Submit your report report.pdf that focuses just on your extra credit work to the "extra credit" assignment on t-square.
Rubric
- KNNLearner, auto grade 10 test cases (including ripple.csv and 3_groups.csv), 3 points each: 30 points
- BagLearner, auto grade 10 test cases (including ripple.csv and 3_groups.csv), 2 points each: 20 points
- best4linreg.py (15 points)
- Code submitted (OK if not Python): -5 if absent
- Description complete -- Sufficient that someone else could implement it: -5 if not
- Description compelling -- The reasoning that linreg should do better is understandable and makes sense. Graph of the data helps but is not required if the description is otherwise compelling: -5 if not
- Train and test data drawn from same distribution: -5 if not
- Performance demonstrates that linreg does better: -10 if not
- best4KNN.py (15 points)
- Code submitted (OK if not Python): -5 if absent
- Description complete -- Sufficient that someone else could implement it: -5 if not
- Description compelling -- The reasoning that linreg should do better is understandable and makes sense. Graph of the data helps but is not required if the description is otherwise compelling: -5 if not
- Train and test data drawn from same distribution: -5 if not
- Performance demonstrates that linreg does better: -10 if not
- Overfitting (10 points)
- Is the region of overfitting correctly identified?: 5 points
- Is conclusion supported with data (table or chart): 5 points
- Bagging (10 points)
- Correct conclusion regarding overfitting as bags increase, supported with tables or charts: 5 points
- Correct conclusion regarding overfitting as K increases, supported with tables or charts: 5 points
Required, Allowed & Prohibited
Required:
- Your project must be coded in Python 2.7.x.

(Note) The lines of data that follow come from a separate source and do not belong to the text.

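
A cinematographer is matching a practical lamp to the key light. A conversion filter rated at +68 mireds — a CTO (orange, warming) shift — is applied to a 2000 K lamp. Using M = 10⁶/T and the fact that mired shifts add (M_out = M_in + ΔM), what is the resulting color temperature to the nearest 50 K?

1750 K

M_in = 10⁶/2000 = 500.00 mireds.
M_out = 500.00 + (+68) = 568.00 mireds.
T_out = 10⁶/568.00 = 1760.6 K → 1750 K.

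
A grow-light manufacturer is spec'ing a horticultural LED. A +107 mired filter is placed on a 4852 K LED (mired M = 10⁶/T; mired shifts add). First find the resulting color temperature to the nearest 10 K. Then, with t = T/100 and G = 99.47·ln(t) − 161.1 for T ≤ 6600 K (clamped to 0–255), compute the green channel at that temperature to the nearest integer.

M_in = 10⁶/4852 = 206.10; M_out = 206.10 + (+107) = 313.10.
T_out = 10⁶/313.10 = 3193.9 K → 3190 K; t = 31.9.
G = 99.47·ln 31.9 − 161.1 = 99.47·3.4626 − 161.1 = 183.325.
Rounded: 183.

183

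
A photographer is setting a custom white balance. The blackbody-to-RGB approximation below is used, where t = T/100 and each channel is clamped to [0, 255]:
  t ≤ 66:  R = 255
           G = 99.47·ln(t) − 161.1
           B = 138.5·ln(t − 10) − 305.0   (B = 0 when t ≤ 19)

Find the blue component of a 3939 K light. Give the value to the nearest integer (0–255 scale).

163

t = 3939/100 = 39.39; the t ≤ 66 branch applies.
B = 138.5·ln(39.39 − 10) − 305.0 = 138.5·ln 29.39 − 305.0 = 138.5·3.3807 − 305.0 = 163.221.
Rounded: 163.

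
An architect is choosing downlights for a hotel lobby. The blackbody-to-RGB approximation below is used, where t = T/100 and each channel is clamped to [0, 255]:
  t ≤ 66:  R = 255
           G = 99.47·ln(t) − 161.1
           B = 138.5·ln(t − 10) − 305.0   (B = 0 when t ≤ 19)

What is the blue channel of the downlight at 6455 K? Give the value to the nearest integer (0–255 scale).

t = 6455/100 = 64.55; the t ≤ 66 branch applies.
B = 138.5·ln(64.55 − 10) − 305.0 = 138.5·ln 54.55 − 305.0 = 138.5·3.9991 − 305.0 = 248.878.
Rounded: 249.

249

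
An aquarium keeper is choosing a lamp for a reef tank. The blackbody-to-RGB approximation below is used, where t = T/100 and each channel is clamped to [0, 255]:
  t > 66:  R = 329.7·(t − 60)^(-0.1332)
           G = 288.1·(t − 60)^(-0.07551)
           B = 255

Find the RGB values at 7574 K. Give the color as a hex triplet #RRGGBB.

#E4EAFF

t = 7574/100 = 75.74; the t > 66 branch applies.
R = 329.7·(75.74 − 60)^(-0.1332) = 329.7·15.74^(-0.1332) = 329.7·0.69272 = 228.390.
G = 288.1·(75.74 − 60)^(-0.07551) = 288.1·15.74^(-0.07551) = 288.1·0.81211 = 233.969.
B = 255 by definition for t > 66.
Rounded: (228, 234, 255).
In hex: #E4EAFF.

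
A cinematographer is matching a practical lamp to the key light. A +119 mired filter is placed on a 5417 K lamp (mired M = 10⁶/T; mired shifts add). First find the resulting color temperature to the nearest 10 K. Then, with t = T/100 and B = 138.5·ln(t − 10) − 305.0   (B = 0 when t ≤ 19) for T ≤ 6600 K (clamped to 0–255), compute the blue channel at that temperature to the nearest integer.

M_in = 10⁶/5417 = 184.60; M_out = 184.60 + (+119) = 303.60.
T_out = 10⁶/303.60 = 3293.8 K → 3290 K; t = 32.9.
B = 138.5·ln(32.9 − 10) − 305.0 = 138.5·ln 22.9 − 305.0 = 138.5·3.1311 − 305.0 = 128.662.
Rounded: 129.

129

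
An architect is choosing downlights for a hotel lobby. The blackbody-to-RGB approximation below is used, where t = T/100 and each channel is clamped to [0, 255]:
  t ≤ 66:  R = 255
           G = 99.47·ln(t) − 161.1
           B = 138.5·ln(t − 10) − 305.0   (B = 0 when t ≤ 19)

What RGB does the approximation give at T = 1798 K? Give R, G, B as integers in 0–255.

t = 1798/100 = 17.98; the t ≤ 66 branch applies.
R = 255 by definition for t ≤ 66.
G = 99.47·ln 17.98 − 161.1 = 99.47·2.8893 − 161.1 = 126.295.
t = 17.98 ≤ 19, so B = 0.
Rounded: (255, 126, 0).

R=255, G=126, B=0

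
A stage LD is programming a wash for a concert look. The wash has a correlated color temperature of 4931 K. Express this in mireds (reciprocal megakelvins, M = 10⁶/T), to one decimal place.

M = 10⁶ / 4931 = 202.799 → 202.8 mireds.

202.8 mireds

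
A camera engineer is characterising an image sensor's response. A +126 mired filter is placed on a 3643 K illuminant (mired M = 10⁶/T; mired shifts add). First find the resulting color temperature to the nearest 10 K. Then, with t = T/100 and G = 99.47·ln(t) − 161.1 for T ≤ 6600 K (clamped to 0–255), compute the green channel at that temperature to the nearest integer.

159

M_in = 10⁶/3643 = 274.50; M_out = 274.50 + (+126) = 400.50.
T_out = 10⁶/400.50 = 2496.9 K → 2500 K; t = 25.
G = 99.47·ln 25 − 161.1 = 99.47·3.2189 − 161.1 = 159.082.
Rounded: 159.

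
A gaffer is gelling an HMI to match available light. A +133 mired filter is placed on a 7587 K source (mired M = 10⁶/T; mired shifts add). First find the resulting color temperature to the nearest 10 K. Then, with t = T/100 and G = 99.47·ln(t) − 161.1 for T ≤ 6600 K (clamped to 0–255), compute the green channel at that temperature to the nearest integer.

M_in = 10⁶/7587 = 131.80; M_out = 131.80 + (+133) = 264.80.
T_out = 10⁶/264.80 = 3776.4 K → 3780 K; t = 37.8.
G = 99.47·ln 37.8 − 161.1 = 99.47·3.6323 − 161.1 = 200.206.
Rounded: 200.

200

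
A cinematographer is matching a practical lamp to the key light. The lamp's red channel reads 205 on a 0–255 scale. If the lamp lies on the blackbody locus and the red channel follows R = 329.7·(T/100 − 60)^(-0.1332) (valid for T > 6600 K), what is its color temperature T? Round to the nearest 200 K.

9600 K

(t − 60)^(-0.1332) = 205/329.7 = 0.62178.
t − 60 = 0.62178^(1/-0.1332) = 0.62178^(-7.508) = 35.423, so t = 95.423.
T = 100·t = 9542 K → 9600 K to the nearest 200 K.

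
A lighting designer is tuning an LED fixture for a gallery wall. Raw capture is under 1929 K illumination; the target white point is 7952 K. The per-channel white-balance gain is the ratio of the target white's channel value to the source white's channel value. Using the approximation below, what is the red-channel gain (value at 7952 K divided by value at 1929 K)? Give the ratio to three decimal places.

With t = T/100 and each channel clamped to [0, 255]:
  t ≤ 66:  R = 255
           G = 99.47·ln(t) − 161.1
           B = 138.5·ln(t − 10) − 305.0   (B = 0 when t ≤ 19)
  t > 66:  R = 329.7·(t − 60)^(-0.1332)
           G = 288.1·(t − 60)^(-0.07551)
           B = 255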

- Your code must run on one of the university-provided computers (e.g. buffet02.cc.gatech.edu), or on one of the provided virtual images.
- Your code must run in less than 5 seconds on one of the university-provided computers.
Allowed:
- You can develop your code on your personal machine, but it must also run successfully on one of the university provided machines or virtual images.
- Your code may use standard Python libraries.
- You may use the NumPy, SciPy and Pandas libraries. Be sure you are using the correct versions.
- You may reuse sections of code (up to 5 lines) that you collected from other students or the internet.
- Code provided by the instructor, or allowed by the instructor to be shared.
- Cheese.
Prohibited:
- Any libraries not listed in the "allowed" section above.
- Any code you did not write yourself (except for the 5 line rule in the "allowed" section).
- Any Classes (other than Random) that create their own instance variables for later use (e.g., learners like kdtree).